As façanhas para ver o time residiam em superar as limitações financeiras. A paixão pelo clube e a carteira nem sempre falavam o mesmo idioma. Um coração cheio de paixão cria conflito com os bolsos vazios. Algumas traquinagens foram feitas para transpor os problemas. O importante era estar na arquibancada. Nem sempre a malandragem funcionava.
— Era até bonito de ver. Ele (segurança) vinha e dizia “onde tu vai rapaz?”. Dizia que ia assistir ao jogo. “Volta pelo mesmo caminho que tu veio”, ele respondia — conta.
Eletricista aposentado, Tio Dema sabe que a voltagem da sua corrente elétrica aumenta quando o Caxias entra em campo. A alta tensão chega cedo e não tem hora para voltar ao normal.
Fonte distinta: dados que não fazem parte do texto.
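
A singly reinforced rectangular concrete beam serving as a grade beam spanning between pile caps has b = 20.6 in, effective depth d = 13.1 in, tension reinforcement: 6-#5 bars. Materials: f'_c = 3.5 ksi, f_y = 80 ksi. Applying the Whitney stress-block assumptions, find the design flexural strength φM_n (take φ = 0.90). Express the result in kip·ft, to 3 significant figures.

A_s = 6 × 0.31 = 1.86 in².
T = A_s f_y = 1.86 × 80 = 148.8 kips.
a = T/(0.85 f'_c b) = 148.8/(0.85 × 3.5 × 20.6) = 2.428 in.
M_n = T(d − a/2) = 148.8 × (13.1 − 1.214) = 1768.6 kip·in = 1768.6/12 = 147.38 kip·ft.
φM_n = 0.90 × 147.38 = 132.64 kip·ft.

φM_n ≈ 133 kip·ft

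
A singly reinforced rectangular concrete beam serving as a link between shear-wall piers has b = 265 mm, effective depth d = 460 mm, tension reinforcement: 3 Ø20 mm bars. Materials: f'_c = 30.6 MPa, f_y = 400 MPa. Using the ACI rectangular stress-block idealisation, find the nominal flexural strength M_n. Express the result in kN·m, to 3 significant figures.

A_s = 3 × 314 = 942 mm².
T = A_s f_y = 942 × 400 = 376800 N = 376.8 kN.
From C = T: a = T/(0.85 f'_c b) = 376800/(0.85 × 30.6 × 265) = 54.67 mm.
M_n = T(d − a/2) = 376.8 kN × (460 − 27.335) mm = 163.03 kN·m.

M_n ≈ 163 kN·m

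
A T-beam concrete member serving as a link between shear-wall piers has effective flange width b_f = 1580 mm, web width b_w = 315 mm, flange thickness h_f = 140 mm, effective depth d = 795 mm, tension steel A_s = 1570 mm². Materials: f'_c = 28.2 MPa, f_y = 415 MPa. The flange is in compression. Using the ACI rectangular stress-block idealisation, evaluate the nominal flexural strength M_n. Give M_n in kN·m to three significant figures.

Tension: T = A_s f_y = 1570 × 415 = 651550 N.
Try a within the flange: a = T/(0.85 f'_c b_f) = 651550/(0.85 × 28.2 × 1580) = 17.20 mm.
Since a = 17.20 ≤ h_f = 140 mm, the stress block lies entirely in the flange; analyse as a rectangular beam of width b_f.
M_n = T(d − a/2) = 651550 × (795 − 8.6) = 512.38 × 10⁶ N·mm.
M_n = 512.38 kN·m.

M_n ≈ 512 kN·m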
Em jogo às 16h, está no Centenário por volta das 13h sem previsão de quando voltará para casa.
— Tem de se ocupar com alguma coisa, não se pode ficar parado. Tem que ter alguma coisa para expandir a tua emoção. O Caxias é tudo. É o time do coração. Eu tenho uma diversão que é vir ao estádio.
Ele garante que seguirá em seu cantinho e em sua quietude nas arquibancadas. Estará lá para o que aparecer pela frente pronto para extravasar seus sentimentos. Se um olhar atento de um fotógrafo ou o câmera da TV flagrar o seu momento de emoção, ele tem uma pista de quando será.
— Se subir da Série C para a B, vocês vão me encontrar chorando por aí — prevê, mas pode ser até antes, sabe-se lá o que o Gauchão reserva.